Multiple funding sources are used by the subcontractors to pay for each full-day program.36 For most of the full-day programs, the state child care subsidy is a major source of revenue. The state conducts surveys of the market rate for child care every three years, and its findings are used to determine reimbursement rates for the child care subsidy. Reimbursement rates have recently been increased from 25 percent to 75 percent of the market rate, a move expected to open up more slots for low-income families. The child care subsidy programs administered by the state include SSBG (Title XX), AFDC/JOBS child care, transitional child care, and child protective services and child welfare services child care.
Family child care providers receive most of their funding directly from the state child care subsidy. Puget Sound pays providers a stipend of $35 per month per Head Start child served, and $30 per month to pay substitutes in order to attend monthly meetings. It also pays for: (1) substitutes for home visits, special training sessions, and CDA classes; (2) a portion of liability insurance; and (3) facilities improvements, as well as paying for the managers and coordinators who support and monitor the family child care providers, and for the individuals who do screening, social service referrals, and mental health consultation.
The Redmond Family Village child care program receives about 50 percent of its funding from state and King County child care subsidies.

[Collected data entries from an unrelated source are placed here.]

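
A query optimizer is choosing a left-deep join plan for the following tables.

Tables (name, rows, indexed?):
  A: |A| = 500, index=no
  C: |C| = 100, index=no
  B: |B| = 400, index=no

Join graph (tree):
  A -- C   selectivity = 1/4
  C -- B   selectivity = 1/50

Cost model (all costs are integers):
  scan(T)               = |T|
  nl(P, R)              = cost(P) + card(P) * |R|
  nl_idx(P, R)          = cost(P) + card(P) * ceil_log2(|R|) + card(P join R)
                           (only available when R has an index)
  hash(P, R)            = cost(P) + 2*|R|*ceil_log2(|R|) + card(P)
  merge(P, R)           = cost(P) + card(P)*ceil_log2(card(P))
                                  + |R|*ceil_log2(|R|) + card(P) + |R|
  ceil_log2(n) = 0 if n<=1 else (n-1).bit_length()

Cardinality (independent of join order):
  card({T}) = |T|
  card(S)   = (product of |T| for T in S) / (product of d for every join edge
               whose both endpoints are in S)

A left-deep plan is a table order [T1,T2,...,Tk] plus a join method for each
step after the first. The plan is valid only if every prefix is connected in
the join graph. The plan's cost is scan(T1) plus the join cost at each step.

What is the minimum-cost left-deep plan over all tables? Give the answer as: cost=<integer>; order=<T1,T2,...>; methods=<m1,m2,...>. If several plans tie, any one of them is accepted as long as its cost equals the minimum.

Selinger DP (subsets sized 1..n):
  {A}: scan cost=500, card=500
  {C}: scan cost=100, card=100
  {B}: scan cost=400, card=400
  {AC}: card=12500; try (C,hash)→2400, (A,merge)→5900, (C,merge)→6300, (A,hash)→9200, (A,nl)→50100, (C,nl)→50500; best=2400 via (C,hash)
  {BC}: card=800; try (C,hash)→2200, (B,merge)→4900, (C,merge)→5200, (B,hash)→7400, (B,nl)→40100, (C,nl)→40400; best=2200 via (C,hash)
  {ABC}: card=100000; try (A,hash)→12000, (A,merge)→16000, (B,hash)→22100, (B,merge)→193900, (A,nl)→402200, (B,nl)→5002400; best=12000 via (A,hash)

cost=12000; order=B,C,A; methods=hash,hash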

Funds also come from their parent organization, the YWCA, and from grants, community and civic groups, and private donations. Head Start pays four and one-half hours per day of assistant teacher time to allow for planning, training, observations, paperwork, and home visits.
Bellevue Community College uses Head Start funds to pay for the eight core hours of service per day for children, and adds a small amount from their other sources. First, it receives a grant of about $7,000 per year from the City of Bellevue. All of the 18 families at BCC should qualify for the child care subsidy, but the BCC's family service worker indicates that families do not want to go to the trouble of applying for the subsidy, eligibility rules being the main deterrent. For example, the JOBS subsidy requires that individuals first be seen by a JOBS worker. If they are enrolled in school when they apply, individuals are usually eligible for the child care subsidy, but it is more difficult to access. BCC charges parent fees of $1.50 per hour for any extended hours not covered by a subsidy. Bills are sent out monthly; sometimes parents work at the center in exchange for payment.
Families First uses child care subsidies whenever families are eligible. However, this CCDP is a large program with a budget of $1.6 million. It can and will cover families who lose their child care subsidy or are in a period of transition and awaiting funding, in order to foster continuity of care for the child.